NDI public opinion research shows that, in general, citizen trust is at all-time lows in both parliament and in the political establishment as a whole. Frustrated by slow economic progress and corruption, the public wants results, not rancor, from elected leaders. Albert Krasniqi of the Kosovo Democratic Institute described the roots of the mistrust: “Over the years, we’ve heard members of the Assembly using un-parliamentary language, we’ve seen them getting involved in illegal activities, we’ve seen members discussing and voting on legislation that directly affects their personal business interests, or members that teach at private universities voting for accreditation of the same institutions that pay salary to them.”
NDI has supported the Kosovo Assembly, with USAID funding, since the body’s inception in 2001. In light of the current crisis, NDI engaged the Speaker of the Assembly and other parliamentary leaders in government and opposition on how to improve ethical standards, and how the Assembly can demonstrate to the public that it is conducting the people’s business with integrity. NDI called upon the expertise of the U.S. Office of Congressional Ethics (OCE) through the House Democracy Partnership (HDP), a bipartisan congressional initiative to provide peer-to-peer support to parliaments worldwide. OCE Director Omar Ashmawy visited Kosovo in June to discuss with political leaders, members of parliament and civil society activists how the U.S. Congress codifies parliamentary ethics, assesses Members’ behavior and enforces standards. They also talked about how this experience can inform the Kosovo Assembly in establishing proper ethics codes and means for enforcement. NDI used the occasion to present its Common Ethical Principles for Members of Parliament that members of parliament can refer to in their professional conduct.
The Kosovo Assembly has a standing code of member conduct, but they have no discernible means for proper and timely enforcement, and little in the way of resources to build robust oversight. Based on Ashmawy’s experience and advice, several political party leaders have committed to building effective enforcement mechanisms, such as a standing parliamentary committee on ethics.

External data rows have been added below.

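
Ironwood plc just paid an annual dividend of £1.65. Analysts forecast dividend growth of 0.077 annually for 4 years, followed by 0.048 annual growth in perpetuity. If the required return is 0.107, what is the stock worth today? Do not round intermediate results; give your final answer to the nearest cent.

D_1 = 1.77705
D_2 = 1.91388
D_3 = 2.06125
D_4 = 2.21997
Terminal value at year 4: TV = D_4×(1+g_2)/(r−g_2) = 2.32653/0.059 = 39.43266
P_0 = D_1/(1+r)^1 + D_2/(1+r)^2 + D_3/(1+r)^3 + D_4/(1+r)^4 + TV/(1+r)^4
    = 1.60528 + 1.56178 + 1.51946 + 1.47828 + 26.25824 = 32.42304

£32.42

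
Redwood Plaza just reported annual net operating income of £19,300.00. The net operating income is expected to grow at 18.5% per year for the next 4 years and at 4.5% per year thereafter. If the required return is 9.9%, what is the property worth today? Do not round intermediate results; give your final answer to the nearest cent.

£598381.75

D_1 = 22870.50000
D_2 = 27101.54250
D_3 = 32115.32786
D_4 = 38056.66352
Terminal value at year 4: TV = D_4×(1+g_2)/(r−g_2) = 39769.21338/0.054 = 736466.91436
P_0 = D_1/(1+r)^1 + D_2/(1+r)^2 + D_3/(1+r)^3 + D_4/(1+r)^4 + TV/(1+r)^4
    = 20810.28207 + 22438.74819 + 24194.64659 + 26087.94924 + 504850.12872 = 598381.75480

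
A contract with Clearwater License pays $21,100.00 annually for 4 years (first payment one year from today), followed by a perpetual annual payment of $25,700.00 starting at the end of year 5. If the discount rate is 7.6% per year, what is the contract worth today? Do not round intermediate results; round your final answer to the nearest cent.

PV of 4-year annuity: $21,100.00 × [1 − (1+0.076)^−4] / 0.076 = 70512.65664
Perpetuity value at year 4: $25,700.00 / 0.076 = 338157.89474
PV of perpetuity: 338157.89474 / (1+0.076)^4 = 252272.81059
Total PV = 70512.65664 + 252272.81059 = 322785.46722

$322785.47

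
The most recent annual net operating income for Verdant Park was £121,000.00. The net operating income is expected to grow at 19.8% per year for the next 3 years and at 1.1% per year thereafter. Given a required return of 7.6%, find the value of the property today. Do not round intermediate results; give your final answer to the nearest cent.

D_1 = 144958.00000
D_2 = 173659.68400
D_3 = 208044.30143
Terminal value at year 3: TV = D_3×(1+g_2)/(r−g_2) = 210332.78875/0.065 = 3235889.05766
P_0 = D_1/(1+r)^1 + D_2/(1+r)^2 + D_3/(1+r)^3 + TV/(1+r)^3
    = 134719.33086 + 149994.19922 + 167000.97646 + 2597507.49538 = 3049222.00192

£3049222.00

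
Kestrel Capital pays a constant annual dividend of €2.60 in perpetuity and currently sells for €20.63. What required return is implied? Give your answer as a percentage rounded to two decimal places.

12.60%

P = C/r ⇒ r = C/P = €2.60/€20.63 = 0.126030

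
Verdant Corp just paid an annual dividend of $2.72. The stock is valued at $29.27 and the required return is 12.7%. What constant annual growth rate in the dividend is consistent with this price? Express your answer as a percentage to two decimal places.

P = D₀(1+g)/(r−g) ⇒ P(r−g) = D₀(1+g) ⇒ g(P+D₀) = P·r − D₀
g = (P·r − D₀)/(P + D₀) = ($29.27×0.127 − $2.72) / ($29.27 + $2.72) = 0.031175

3.12%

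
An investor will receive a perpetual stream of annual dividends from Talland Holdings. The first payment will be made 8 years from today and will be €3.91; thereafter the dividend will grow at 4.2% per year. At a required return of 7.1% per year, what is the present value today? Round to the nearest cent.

€83.42

Value at end of year 7: C₁ / (r − g) = €3.91 / (0.071 − 0.042) = €134.8276
Discount to today: PV = €134.8276 / (1 + 0.071)^7 = €134.8276 / 1.616316 = €83.42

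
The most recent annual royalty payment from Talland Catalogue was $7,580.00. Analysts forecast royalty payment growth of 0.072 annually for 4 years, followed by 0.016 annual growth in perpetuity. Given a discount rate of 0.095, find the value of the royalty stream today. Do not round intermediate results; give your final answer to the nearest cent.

$118309.48

D_1 = 8125.76000
D_2 = 8710.81472
D_3 = 9337.99338
D_4 = 10010.32890
Terminal value at year 4: TV = D_4×(1+g_2)/(r−g_2) = 10170.49417/0.079 = 128740.43248
P_0 = D_1/(1+r)^1 + D_2/(1+r)^2 + D_3/(1+r)^3 + D_4/(1+r)^4 + TV/(1+r)^4
    = 7420.78539 + 7264.91501 + 7112.31862 + 6962.92745 + 89548.53536 = 118309.48184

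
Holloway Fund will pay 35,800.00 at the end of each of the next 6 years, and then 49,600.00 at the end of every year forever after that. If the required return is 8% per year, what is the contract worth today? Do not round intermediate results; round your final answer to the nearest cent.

PV of 6-year annuity: 35,800.00 × [1 − (1+0.08)^−6] / 0.08 = 165499.09197
Perpetuity value at year 6: 49,600.00 / 0.08 = 620000.00000
PV of perpetuity: 620000.00000 / (1+0.08)^6 = 390705.16867
Total PV = 165499.09197 + 390705.16867 = 556204.26064

556204.26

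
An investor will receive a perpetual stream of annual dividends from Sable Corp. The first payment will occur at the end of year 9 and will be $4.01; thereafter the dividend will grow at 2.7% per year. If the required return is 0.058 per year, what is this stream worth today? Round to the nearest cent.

$82.39

Value at end of year 8: C₁ / (r − g) = $4.01 / (0.058 − 0.027) = $129.3548
Discount to today: PV = $129.3548 / (1 + 0.058)^8 = $129.3548 / 1.569948 = $82.39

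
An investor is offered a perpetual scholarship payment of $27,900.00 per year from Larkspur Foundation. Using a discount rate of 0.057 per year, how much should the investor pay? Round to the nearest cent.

Level perpetuity: PV = C / r = $27,900.00 / 0.057 = $489,473.68

$489473.68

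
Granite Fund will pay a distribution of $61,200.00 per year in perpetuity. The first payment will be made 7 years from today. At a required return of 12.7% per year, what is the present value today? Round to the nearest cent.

$235182.07

Value at end of year 6: C / r = $61,200.00 / 0.127 = $481,889.7638
Discount to today: PV = $481,889.7638 / (1 + 0.127)^6 = $481,889.7638 / 2.049007 = $235,182.07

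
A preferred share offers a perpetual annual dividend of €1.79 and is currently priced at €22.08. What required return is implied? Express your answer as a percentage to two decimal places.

8.11%

P = C/r ⇒ r = C/P = €1.79/€22.08 = 0.081069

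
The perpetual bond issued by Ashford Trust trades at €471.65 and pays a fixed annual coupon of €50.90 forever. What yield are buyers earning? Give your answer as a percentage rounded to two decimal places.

10.79%

P = C/r ⇒ r = C/P = €50.90/€471.65 = 0.107919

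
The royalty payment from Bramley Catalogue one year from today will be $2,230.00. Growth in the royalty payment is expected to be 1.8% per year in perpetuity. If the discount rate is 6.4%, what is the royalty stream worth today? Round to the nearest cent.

$48478.26

Growing perpetuity: P = D₁ / (r − g) = $2,230.0000 / (0.064 − 0.018) = $48,478.26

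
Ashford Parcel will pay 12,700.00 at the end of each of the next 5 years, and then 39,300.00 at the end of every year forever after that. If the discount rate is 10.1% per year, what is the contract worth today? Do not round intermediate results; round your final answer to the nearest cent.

288531.05

PV of 5-year annuity: 12,700.00 × [1 − (1+0.101)^−5] / 0.101 = 48020.25487
Perpetuity value at year 5: 39,300.00 / 0.101 = 389108.91089
PV of perpetuity: 389108.91089 / (1+0.101)^5 = 240510.79936
Total PV = 48020.25487 + 240510.79936 = 288531.05423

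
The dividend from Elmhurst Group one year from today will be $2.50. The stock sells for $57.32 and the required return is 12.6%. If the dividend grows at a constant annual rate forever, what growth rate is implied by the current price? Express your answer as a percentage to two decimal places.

8.24%

P = D₁/(r−g) ⇒ g = r − D₁/P = 0.126 − $2.50/$57.32 = 0.082385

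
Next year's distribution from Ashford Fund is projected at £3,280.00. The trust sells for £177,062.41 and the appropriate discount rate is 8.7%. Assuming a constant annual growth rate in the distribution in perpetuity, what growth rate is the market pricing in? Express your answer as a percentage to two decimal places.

6.85%

P = D₁/(r−g) ⇒ g = r − D₁/P = 0.087 − £3,280.00/£177,062.41 = 0.068475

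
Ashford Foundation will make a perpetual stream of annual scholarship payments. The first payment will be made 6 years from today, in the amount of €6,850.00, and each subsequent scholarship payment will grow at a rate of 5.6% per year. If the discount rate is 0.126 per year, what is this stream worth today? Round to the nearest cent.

€54063.05

Value at end of year 5: C₁ / (r − g) = €6,850.00 / (0.126 − 0.056) = €97,857.1429
Discount to today: PV = €97,857.1429 / (1 + 0.126)^5 = €97,857.1429 / 1.810056 = €54,063.05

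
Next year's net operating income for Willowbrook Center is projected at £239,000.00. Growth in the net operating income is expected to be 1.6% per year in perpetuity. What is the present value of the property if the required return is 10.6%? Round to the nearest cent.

£2655555.56

Growing perpetuity: P = D₁ / (r − g) = £239,000.0000 / (0.106 − 0.016) = £2,655,555.56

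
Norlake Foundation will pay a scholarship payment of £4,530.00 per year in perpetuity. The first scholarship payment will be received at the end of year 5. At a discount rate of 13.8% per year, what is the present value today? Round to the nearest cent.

Value at end of year 4: C / r = £4,530.00 / 0.138 = £32,826.0870
Discount to today: PV = £32,826.0870 / (1 + 0.138)^4 = £32,826.0870 / 1.677139 = £19,572.67

£19572.67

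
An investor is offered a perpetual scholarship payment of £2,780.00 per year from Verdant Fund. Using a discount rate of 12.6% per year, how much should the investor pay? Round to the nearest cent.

Level perpetuity: PV = C / r = £2,780.00 / 0.126 = £22,063.49

£22063.49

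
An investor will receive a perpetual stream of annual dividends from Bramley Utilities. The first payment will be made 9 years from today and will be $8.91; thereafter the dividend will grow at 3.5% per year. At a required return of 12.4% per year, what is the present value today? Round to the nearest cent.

Value at end of year 8: C₁ / (r − g) = $8.91 / (0.124 − 0.035) = $100.1124
Discount to today: PV = $100.1124 / (1 + 0.124)^8 = $100.1124 / 2.547596 = $39.30

$39.30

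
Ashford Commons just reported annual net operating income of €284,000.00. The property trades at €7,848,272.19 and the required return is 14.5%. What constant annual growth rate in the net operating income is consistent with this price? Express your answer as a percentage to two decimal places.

10.50%

P = D₀(1+g)/(r−g) ⇒ P(r−g) = D₀(1+g) ⇒ g(P+D₀) = P·r − D₀
g = (P·r − D₀)/(P + D₀) = (€7,848,272.19×0.145 − €284,000.00) / (€7,848,272.19 + €284,000.00) = 0.105014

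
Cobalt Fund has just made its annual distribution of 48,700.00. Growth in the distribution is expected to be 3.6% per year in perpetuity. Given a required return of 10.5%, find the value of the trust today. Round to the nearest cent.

D₁ = D₀ × (1 + g) = 48,700.00 × 1.036 = 50,453.2000
Growing perpetuity: P = D₁ / (r − g) = 50,453.2000 / (0.105 − 0.036) = 731,205.80

731205.80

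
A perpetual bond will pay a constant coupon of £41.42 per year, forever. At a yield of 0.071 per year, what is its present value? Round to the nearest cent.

Level perpetuity: PV = C / r = £41.42 / 0.071 = £583.38

£583.38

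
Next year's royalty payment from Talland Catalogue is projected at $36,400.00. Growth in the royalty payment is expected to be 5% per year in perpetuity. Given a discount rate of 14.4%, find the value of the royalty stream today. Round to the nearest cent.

Growing perpetuity: P = D₁ / (r − g) = $36,400.0000 / (0.144 − 0.05) = $387,234.04

$387234.04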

Members of the Kosovo Assembly used Ashmawy’s visit to reflect on restoring the Assembly’s public image. Selvije Halimi, Deputy Chair of the Committee on Legislation, said that the MP behavior “correlates with the way the institution is perceived. If our conduct does not meet the minimum norms of society, then citizen confidence will erode and we will not uphold the integrity of the Assembly.” Building parliamentary ethics is among many NDI initiatives in the legislative and political realm to help Kosovo’s representative bodies perform with democratic integrity.